Creating a Safe Space for Women and Girls in India

Vanshika at Sanjay Basti
Vanshika at Sanjay Basti

Our teams on the ground have been very busy during Women's Month in March. 

In Mumbai, we did several events to educate people on the Prevention of Sexual Harassment of Women at the Workplace (POSH) Act. These were conducted as a panel discussion for Feminist Rani which had about 20 people in the audience and was live-streamed to 100 more, a session at the British Council for the Chevening Alumni community with further reflections on how the alumni can push the needle on the topic and the last was an interactive session at the US Consulate Mumbai's Dosti House with 60 NGO and corporate HR managers on helping them understand the Act and implementation of it within their organisations.

Our young team in Delhi was busy with 2 activities - a community based campaign in Sanjay Basti and at a fest on Hans Raj college campus. 

A social experiment was conducted by the Delhi Safecity team at their stall at LP area, Hans Raj College, Delhi. The aim of the experiment was to illustrate the gender pay gap. The experiment targeted about 90-100 college students who visited the stall. The experiment was conducted in a way that a boy and a girl sold lemonade. For the same quantity and quality of the lemonade sold, the girl was paid Rs. 10 and the boy was paid Rs. 15. Out of the people who visited the stall, 45 people were not interested to know the difference in the two prices or didn’t notice the same. 55 people did notice the difference in the price and questioned about the same. 33 of those 55 guessed it right and commented on the problem of wage disparity. They agreed that the majority of the companies pay higher wage rates to men than to women for doing the same job. They pointed out that women are underpaid and the pay of labour is more for men than women. Other 22 people made different remarks such as the fewer job opportunities offered to women. They mentioned that women usually don’t get what they deserve. Some also pointed out that the price difference was to encourage the people visiting there to buy from the girl and to empower her. One of them found selling the same lemonade for a lower price because she’s a girl as absolutely ridiculous. We concluded that not many of the people could understand what we wanted to depict through our experiment and could give their views about gender pay gap only after we told them about our experiment. Although some did feel that this wage disparity reflect the gender discrimination and discussed the same with their friends but some of them didn’t bother to ask about the different prices and were quite disinterested to know about the same.

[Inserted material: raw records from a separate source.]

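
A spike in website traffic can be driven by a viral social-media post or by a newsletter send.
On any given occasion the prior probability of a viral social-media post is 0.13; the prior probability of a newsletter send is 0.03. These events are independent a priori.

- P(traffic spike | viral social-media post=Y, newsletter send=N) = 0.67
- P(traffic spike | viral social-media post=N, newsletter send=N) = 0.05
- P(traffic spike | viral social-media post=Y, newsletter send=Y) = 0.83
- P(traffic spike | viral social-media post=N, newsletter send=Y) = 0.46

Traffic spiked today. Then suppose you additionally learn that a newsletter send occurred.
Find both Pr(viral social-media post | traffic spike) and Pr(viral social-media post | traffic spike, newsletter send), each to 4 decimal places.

Pr(viral social-media post | traffic spike) ≈ 0.6181; Pr(viral social-media post | traffic spike, newsletter send) ≈ 0.2124

Numerator (weight on configurations with viral social-media post): 0.084487 + 0.003237 = 0.087724
The normalizing constant is 0.05×0.87×0.97 + 0.46×0.87×0.03 + 0.67×0.13×0.97 + 0.83×0.13×0.03 = 0.141925
Posterior = 0.087724 / 0.141925 ≈ 0.6181

With the extra evidence:
Enumerate both values of viral social-media post and weight by the priors:
  P(traffic spike | newsletter send) = 0.46×0.87 + 0.83×0.13
        = 0.400200 + 0.107900 = 0.508100
The terms with viral social-media post present sum to 0.107900, so
  P(viral social-media post | traffic spike, newsletter send) = 0.107900 / 0.508100 ≈ 0.2124
This is intercausal reasoning (explaining away): once newsletter send accounts for the traffic spike, viral social-media post becomes less likely.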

It was a great experience for the Safecity team and we are looking forward to conducting several other social experiments!

These activities highlight the need to continue the conversation and education around sexual violence and gender equality. The more we talk about it, the less taboo it becomes and the more we can make it easier to break the silence.

Through our work, we engage several youth through volunteer opportunities and track their leadership journeys. We do capacity building sessions for these Campus Ambassadors who in turn reach out to educate other youth. Vanshika Deswal our Delhi Campus Ambassador says, “When I joined Safecity a year and a half ago, I never knew how much different of a person I would become- brave, independent, outspoken and more aware about my rights. I recently got a text message from my senior from school who appreciated me and how I became a more opinionated woman in these years."

Thank you so much for investing in our work. Be sure that your money is being well spent in the community and college campuses to make them safe as well as investing in youth to be "Ambassadors of change".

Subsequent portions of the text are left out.